Es ist keine postnatale Depression

Es war nach der Geburt ihres zweiten Sohnes, als Doris Kubicka bei sich selbst ein merkwürdiges Gefühl zu Beginn der Stillmahlzeit beobachtete: «Am ehesten konnte man es in meinem Fall mit Heimweh vergleichen», sagt die Stillberaterin. Das war 2018. Per Zufall stiess sie daraufhin im Internet auf D-MER. 

Kurz darauf berichtete eine Frau aus ihrem engsten Bekanntenkreis von ähnlichen, deutlich schwereren Symptomen: «Meine Bekannte musste zwei Wochen nach der Geburt abstillen, weil sie es emotional nicht ausgehalten hat.» Ärzte bestätigten ihr, dass es keine postnatale oder generelle Depression, kein verstecktes Trauma, keine Ablehnung dem Stillen gegenüber war. 

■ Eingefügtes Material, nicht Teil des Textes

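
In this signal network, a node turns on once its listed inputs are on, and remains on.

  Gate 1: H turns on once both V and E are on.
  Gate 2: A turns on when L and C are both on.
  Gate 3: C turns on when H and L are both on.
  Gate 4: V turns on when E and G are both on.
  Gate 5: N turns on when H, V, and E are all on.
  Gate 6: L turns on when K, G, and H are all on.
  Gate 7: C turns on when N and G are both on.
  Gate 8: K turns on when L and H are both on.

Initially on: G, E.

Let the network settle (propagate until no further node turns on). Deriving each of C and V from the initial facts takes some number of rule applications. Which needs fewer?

V

V: E and G are on, so V turns on (Gate 4). [1 rule application]
C: E and G are on, so V turns on (Gate 4). V and E are on, so H turns on (Gate 1). Gate 5: H, V, and E on → N on. Gate 7: N and G on → C on. [4 rule applications]
V needs fewer.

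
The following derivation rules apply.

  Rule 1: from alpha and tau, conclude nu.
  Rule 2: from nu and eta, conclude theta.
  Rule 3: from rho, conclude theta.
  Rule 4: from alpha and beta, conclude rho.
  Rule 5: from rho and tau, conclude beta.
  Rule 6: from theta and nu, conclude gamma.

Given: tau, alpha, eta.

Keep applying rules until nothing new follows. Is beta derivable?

beta would need rho and tau (Rule 5), but rho is never established.

No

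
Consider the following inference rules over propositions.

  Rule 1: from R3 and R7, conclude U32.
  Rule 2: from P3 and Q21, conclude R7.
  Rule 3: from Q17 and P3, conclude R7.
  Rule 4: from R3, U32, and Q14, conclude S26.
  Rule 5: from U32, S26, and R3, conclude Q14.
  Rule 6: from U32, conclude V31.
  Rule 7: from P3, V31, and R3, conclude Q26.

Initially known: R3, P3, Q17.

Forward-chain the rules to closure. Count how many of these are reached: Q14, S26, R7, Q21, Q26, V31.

3

From Q17 and P3, Rule 3 gives R7.
R3 and R7 hold, so U32 follows (Rule 1).
From U32, Rule 6 gives V31.
From P3, V31, and R3, Rule 7 gives Q26.
Q14 would need U32, S26, and R3 (Rule 5), but S26 is never established.
S26 would need R3, U32, and Q14 (Rule 4), but Q14 is never established.
R7: reached.
No rule produces Q21, and it is not given.
Q26: reached.
V31: reached.
Reached: R7, Q26, and V31 — 3 of the 6.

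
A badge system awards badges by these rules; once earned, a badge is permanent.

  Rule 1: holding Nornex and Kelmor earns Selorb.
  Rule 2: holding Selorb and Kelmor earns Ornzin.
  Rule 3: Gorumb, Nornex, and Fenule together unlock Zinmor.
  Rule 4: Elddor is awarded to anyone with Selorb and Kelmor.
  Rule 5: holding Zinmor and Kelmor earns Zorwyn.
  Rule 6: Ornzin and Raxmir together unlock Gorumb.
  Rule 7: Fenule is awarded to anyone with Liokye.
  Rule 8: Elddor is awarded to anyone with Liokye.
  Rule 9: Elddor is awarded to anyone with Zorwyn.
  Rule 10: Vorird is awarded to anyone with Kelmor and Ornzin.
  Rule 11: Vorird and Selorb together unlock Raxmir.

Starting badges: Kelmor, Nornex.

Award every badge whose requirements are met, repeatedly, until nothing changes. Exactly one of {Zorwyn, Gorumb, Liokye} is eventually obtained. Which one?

Gorumb

With Nornex and Kelmor, Selorb is earned (Rule 1).
With Selorb and Kelmor, Ornzin is earned (Rule 2).
With Kelmor and Ornzin, Vorird is earned (Rule 10).
With Vorird and Selorb, Raxmir is earned (Rule 11).
With Ornzin and Raxmir, Gorumb is earned (Rule 6).
No rule produces Liokye, and it is not given. Zorwyn would need Zinmor and Kelmor (Rule 5), but Zinmor is never earned.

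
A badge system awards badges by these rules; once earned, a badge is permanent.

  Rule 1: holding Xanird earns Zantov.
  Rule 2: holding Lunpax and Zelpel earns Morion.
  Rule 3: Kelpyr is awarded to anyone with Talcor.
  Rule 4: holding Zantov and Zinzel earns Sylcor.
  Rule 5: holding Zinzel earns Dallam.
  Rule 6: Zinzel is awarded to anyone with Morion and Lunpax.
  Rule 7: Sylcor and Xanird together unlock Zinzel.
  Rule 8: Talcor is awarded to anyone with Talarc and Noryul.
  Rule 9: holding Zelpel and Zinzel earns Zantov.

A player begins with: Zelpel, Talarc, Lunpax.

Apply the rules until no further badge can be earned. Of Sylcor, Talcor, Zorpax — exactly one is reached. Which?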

Kubickas Neugierde war geweckt. Für ihre Facharbeit führte sie zahlreiche Interviews, sammelte Studien, sprach mit Fachpersonen und führte Online-Umfragen durch. Das grösste Problem bei D-MER sei, dass viele betroffene Frauen gar nicht wissen, was mit ihnen los ist. «Sie verbinden die negativen Gefühle mit der Nähe zu ihren Kindern.» Die Folge: extreme Selbstvorwürfe, hohe emotionale Belastung oder auch Probleme in der Partnerschaft. «Viele Frauen kämpfen sich da über Monate ganz alleine durch», sagt Kubicka. 

Die meisten Fälle von D-MER seien leichte Verläufe. Viele von ihnen lösen sich innerhalb der ersten drei Monate von selbst wieder auf. Was überrascht: D-MER kann auch erst beim zweiten oder dritten Stillkind auftreten. Doch: «Sobald er einmal da ist, tritt er fast immer bei folgenden Laktationsperioden wieder auf und wird dabei oft stärker».

Das hilft gegen D-MER

Auch bei Doris Kubicka lösten sich die Gefühle kurz nach der Diagnose selbst auf. Seither setzt sie sich dafür ein, dass Mütter schneller zu Informationen kommen. Dass sie wissen, dass sie keine psychische Erkrankung haben, nicht alleine sind. Sie hält Vorträge, schreibt Beiträge in Fachzeitschriften und hat auf ihrer Website www.d-mer.info Informationen zum Thema gesammelt und übersetzt. 

Dass die Forschung bald mehr über D-MER herausfindet, bezweifelt die Stillberaterin: «Dafür ist das finanzielle Interesse wohl zu klein.» Doch ohne Forschung gibt es auch keine evidenzbasierte Behandlung. 

Die amerikanische Stillberaterin Alia M. Heise beschreibt ihre Erkenntnisse aus ihrer Arbeit mit Hunderten Frauen mit D-MER. Kubicka fasst zusammen: «Zu wissen, was es ist, und die Validierung der Gefühle seitens der begleitenden Fachperson scheint das Wichtigste zu sein. Darüber hinaus können Ablenkung, Atem- und Entspannungstechniken und eine gute Versorgung mit Mikronährstoffen hilfreich sein. Vielen Frauen hilft es, zu Stillbeginn eiskaltes Wasser zu trinken – denn die Kälte hebt den Dopaminspiegel.»

Im Zürcher Café ist Melanie Hugs Tochter unterdessen aufgewacht und auf den Schoss der Mutter geklettert. Beide strahlen. Erst vor einem Jahr hat Hug zum ersten Mal von D-MER gehört, als eine verwandte Hebamme sie darauf aufmerksam gemacht hat. «Hätte ich damals schon gewusst, was mit mir los war, hätte mir das viel Leid erspart», ist sie sich sicher.